Going up the Delaware Bay to the Canal is about 50 miles, a daylight run as long as you use the current. Be prepared for an ugly piece of brown water with flat scrubby shoreline in the distance. A massive power plant dominates the north shore for much of the trip. However, the Canal and the sights on the Upper Chesapeake are well worth it.

Going outside is easy in good weather. It took me 48 hours from the Statue of Liberty to Norfolk last summer. 

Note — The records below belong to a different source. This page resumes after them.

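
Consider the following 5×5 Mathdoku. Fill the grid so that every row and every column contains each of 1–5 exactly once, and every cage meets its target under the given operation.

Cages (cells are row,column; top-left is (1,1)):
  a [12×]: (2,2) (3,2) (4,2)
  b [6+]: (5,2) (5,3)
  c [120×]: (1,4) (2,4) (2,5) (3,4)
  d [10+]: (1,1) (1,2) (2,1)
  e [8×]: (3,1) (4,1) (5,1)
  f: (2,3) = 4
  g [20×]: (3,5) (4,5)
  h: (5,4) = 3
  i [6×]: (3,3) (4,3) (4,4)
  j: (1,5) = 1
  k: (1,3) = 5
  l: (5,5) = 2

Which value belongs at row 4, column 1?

2

Cage k is a single given cell; hence (1,3) = 5.
Cage j is given; hence (1,5) = 1.
Cage f is given, which forces (2,3) = 4.
Cage h is given, which forces (5,4) = 3.
Cage l is a single given cell; hence (5,5) = 2.
The 4 cells of cage c must have product 120, leaving (2,5) = 3.
The two cells of cage b must have sum 6; hence (5,2) = 5.
Row 5 already has 2, which forces (5,3) = 1.
3 is placed in row 2, which forces (2,1) = 5.
3 is placed in row 2, leaving (2,2) = 1.
Row 2 now contains 5, which forces (2,4) = 2.
Cage i has product 6, leaving (4,4) = 1.
Row 5 now contains 1; hence (5,1) = 4.
Column 4 already has 2, which forces (1,4) = 4.
Cage e needs product 8, so (3,1) = 1.
The 4 cells of cage c must have product 120; hence (3,4) = 5.
5 is placed in row 3, which forces (3,5) = 4.
Row 4 now contains 1, which forces (4,1) = 2.
2 is placed in row 4, which forces (4,3) = 3.
Column 5 now contains 4, which forces (4,5) = 5.
2 is placed in column 1, leaving (1,1) = 3.
Cage d has sum 10, which forces (1,2) = 2.
Row 3 now contains 4, leaving (3,2) = 3.
3 is placed in column 3; hence (3,3) = 2.
3 is placed in row 4, which forces (4,2) = 4.
The full grid is 3 2 5 4 1 / 5 1 4 2 3 / 1 3 2 5 4 / 2 4 3 1 5 / 4 5 1 3 2.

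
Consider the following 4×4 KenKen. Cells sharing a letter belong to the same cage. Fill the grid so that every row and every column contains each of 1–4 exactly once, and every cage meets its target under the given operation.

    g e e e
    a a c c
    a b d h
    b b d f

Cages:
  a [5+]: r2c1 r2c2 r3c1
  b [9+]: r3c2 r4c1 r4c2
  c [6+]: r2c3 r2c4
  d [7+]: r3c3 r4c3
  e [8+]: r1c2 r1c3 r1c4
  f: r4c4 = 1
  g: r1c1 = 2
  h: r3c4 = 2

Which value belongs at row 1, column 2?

4

Cage g is a single given cell, so r1c1 = 2.
Column 1 now contains 2, so r3c1 = 1.
H is a freebie, which forces r3c4 = 2.
Cage f is a single given cell, so r4c4 = 1.
Column 1 now contains 1, so r2c1 = 3.
Cage a has sum 5; hence r2c2 = 1.
Cage c's pair has sum 6; hence r2c3 = 2.
2 is placed in column 4; hence r2c4 = 4.
Column 1 now contains 3, so r4c1 = 4.
Cage b has sum 9, which forces r4c2 = 2.
Row 4 already has 4, leaving r4c3 = 3.
Cage e has sum 8, so r1c2 = 4.
The 3 cells of cage e must have sum 8, which forces r1c3 = 1.
4 is placed in column 4, so r1c4 = 3.
The 3 cells of cage b must have sum 9, so r3c2 = 3.
Column 3 now contains 3, so r3c3 = 4.
The full grid is 2 4 1 3 / 3 1 2 4 / 1 3 4 2 / 4 2 3 1.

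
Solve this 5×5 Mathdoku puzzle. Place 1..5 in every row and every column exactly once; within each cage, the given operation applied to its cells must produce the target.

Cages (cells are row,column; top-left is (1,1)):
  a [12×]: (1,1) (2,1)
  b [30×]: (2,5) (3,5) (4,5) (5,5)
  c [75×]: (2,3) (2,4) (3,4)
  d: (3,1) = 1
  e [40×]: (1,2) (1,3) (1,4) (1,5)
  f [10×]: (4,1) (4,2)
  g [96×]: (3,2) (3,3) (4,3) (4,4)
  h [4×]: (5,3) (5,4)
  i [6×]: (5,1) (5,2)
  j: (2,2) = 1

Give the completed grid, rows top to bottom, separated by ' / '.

J is a freebie, leaving (2,2) = 1.
The 3 cells of cage c must have product 75, so (2,3) = 5.
Cage c needs product 75, leaving (2,4) = 3.
Row 2 now contains 3, so (2,5) = 2.
Cage d is given, leaving (3,1) = 1.
The 3 cells of cage c must have product 75, so (3,4) = 5.
Row 3 already has 5, so (3,5) = 3.
The two cells of cage a must have product 12, which forces (1,1) = 3.
Row 2 now contains 3; hence (2,1) = 4.
Cage g needs product 96, which forces (4,3) = 3.
Cage g needs product 96, leaving (4,4) = 4.
3 is placed in column 1, which forces (5,1) = 2.
2 is placed in row 5, leaving (5,2) = 3.
Column 4 already has 4, so (5,4) = 1.
Row 5 already has 1, leaving (5,5) = 5.
The 4 cells of cage e must have product 40; hence (1,2) = 5.
Column 4 now contains 1, leaving (1,4) = 2.
Column 1 already has 2, which forces (4,1) = 5.
Cage f needs two cells with product 10, which forces (4,2) = 2.
Column 5 now contains 5, leaving (4,5) = 1.
Row 5 already has 1, leaving (5,3) = 4.
4 is placed in column 3, leaving (1,3) = 1.
Column 5 now contains 1, which forces (1,5) = 4.
2 is placed in column 2; hence (3,2) = 4.
4 is placed in column 3, leaving (3,3) = 2.

3 5 1 2 4 / 4 1 5 3 2 / 1 4 2 5 3 / 5 2 3 4 1 / 2 3 4 1 5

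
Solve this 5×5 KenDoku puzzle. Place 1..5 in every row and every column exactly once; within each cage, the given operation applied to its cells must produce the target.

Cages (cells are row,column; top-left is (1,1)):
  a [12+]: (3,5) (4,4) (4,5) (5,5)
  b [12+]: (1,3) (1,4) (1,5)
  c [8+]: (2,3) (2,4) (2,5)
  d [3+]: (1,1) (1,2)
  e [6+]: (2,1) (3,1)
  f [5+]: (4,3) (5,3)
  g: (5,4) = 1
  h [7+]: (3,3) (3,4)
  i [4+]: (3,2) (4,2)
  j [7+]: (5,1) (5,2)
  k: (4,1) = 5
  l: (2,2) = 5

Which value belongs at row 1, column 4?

Cage l is given, which forces (2,2) = 5.
K is a freebie, which forces (4,1) = 5.
Cage g is a single given cell, leaving (5,4) = 1.
Row 2 needs a 2, and only (2,1) is open for it.
Column 1 now contains 2, which forces (1,1) = 1.
Cage d's pair has sum 3, leaving (1,2) = 2.
Column 1 now contains 2, so (3,1) = 4.
4 is placed in column 1; hence (5,1) = 3.
Row 5 already has 3; hence (5,2) = 4.
Row 5 now contains 4; hence (5,3) = 2.
Row 5 already has 2, so (5,5) = 5.
Cage h's pair has sum 7, which forces (3,3) = 5.
Cage h needs two cells with sum 7, which forces (3,4) = 2.
Cage f needs two cells with sum 5, which forces (4,3) = 3.
Row 4 now contains 3, so (4,4) = 4.
Column 3 already has 3, which forces (1,3) = 4.
Cage b has sum 12, leaving (1,4) = 5.
Cage b needs sum 12, so (1,5) = 3.
Column 3 now contains 4, so (2,3) = 1.
Column 4 now contains 4; hence (2,4) = 3.
Row 2 already has 1, so (2,5) = 4.
The two cells of cage i must have sum 4, so (3,2) = 3.
The 4 cells of cage a must have sum 12, so (3,5) = 1.
Row 4 now contains 3, leaving (4,2) = 1.
Cage a needs sum 12, leaving (4,5) = 2.
The full grid is 1 2 4 5 3 / 2 5 1 3 4 / 4 3 5 2 1 / 5 1 3 4 2 / 3 4 2 1 5.

5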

If you have a choice, I''d go up the DB and through the Canal.


----------



## TSOJOURNER (Dec 16, 1999)

Thanks Schoonerman,

I will be coastal along NJ, except to duck in and drop anchor for overnight or weather. I worked at those Nukes years ago.


----------



## TSOJOURNER (Dec 16, 1999)

devildad,

From Manasquan to Atlantic City on the ICW - is no problem with the mast up (about 35'')?


----------



## TSOJOURNER (Dec 16, 1999)

I''ve done the toms river to chesapeake bay twice last year - if i could skip the delaware river i would....i sailed it at night last time...leaving cape may canal at 2.30 am. the del. bay is usually rougher than the ocean. but what a nice relaxing motor thru the c-d canal. stop in at chesapeake city inn and marina for a bowl of bisque. great sailing south on the elk river and down to annapolis...lots of barges and container ships though


----------



## TSOJOURNER (Dec 16, 1999)

The weather sent me back to Upstate!!! With 40% of the time lapsed, I had 20% of the distance covered. The conditions were too severe for the little Blue Eagle and it''s 5hp aux. Visually, it was wonderful. A beautiful journey down the Hudson River. High winds/seas, rain, hail and very cold temperatures simply ran the clock out on me. What an experience. Most of the waiting was for small craft warnings to be lifted in the lower NY Harbor.


----------



## halyardz (Sep 2, 2000)

Bummer. The trip down the Hudson is a nice ride with great scenery but in bad weather its dreary at best. Do they still have the time restrictions in place for passing through NY Harbor?


----------



## TSOJOURNER (Dec 16, 1999)

Halyardz,

I turned around at about Grant''s Tomb; there were no indications of restrictions that I was aware of. Also, the folks at the marina where I waited (in vein) for the weather to clear didn''t mention any. I would not linger near bridges and there may or may not be any anchoring near the Dear Lady''s Statue.

BlueEagle


----------



## halyardz (Sep 2, 2000)

Rain? We''ve certainly had our share. Wind, well you missed a good one. Last Saturday it was gusting up to 30kts through some of the valley approaches (from mountains) just above Kingston. It turned into some wild rides given the shallows just above Saugerties. Missed going aground during a huge puff due to heel and did a quick 180 back to the tiny channel. We''ll be headed out to LI Sound in late July if you want to join us...details back channel.


----------



## TSOJOURNER (Dec 16, 1999)

I think the winds made it all the way down to Edgewater, NJ!!! Because the next day (Sunday) they still had the SCW out for the harbor and homeward bound I became. I''m making every effort to sell the Blue Eagle and get a cruising type boat (sail) for my next trek. This summer is now devoted to the "new", existing and visiting Grandchildren. We''ll camp and kayak on calm waters and warm nights!


----------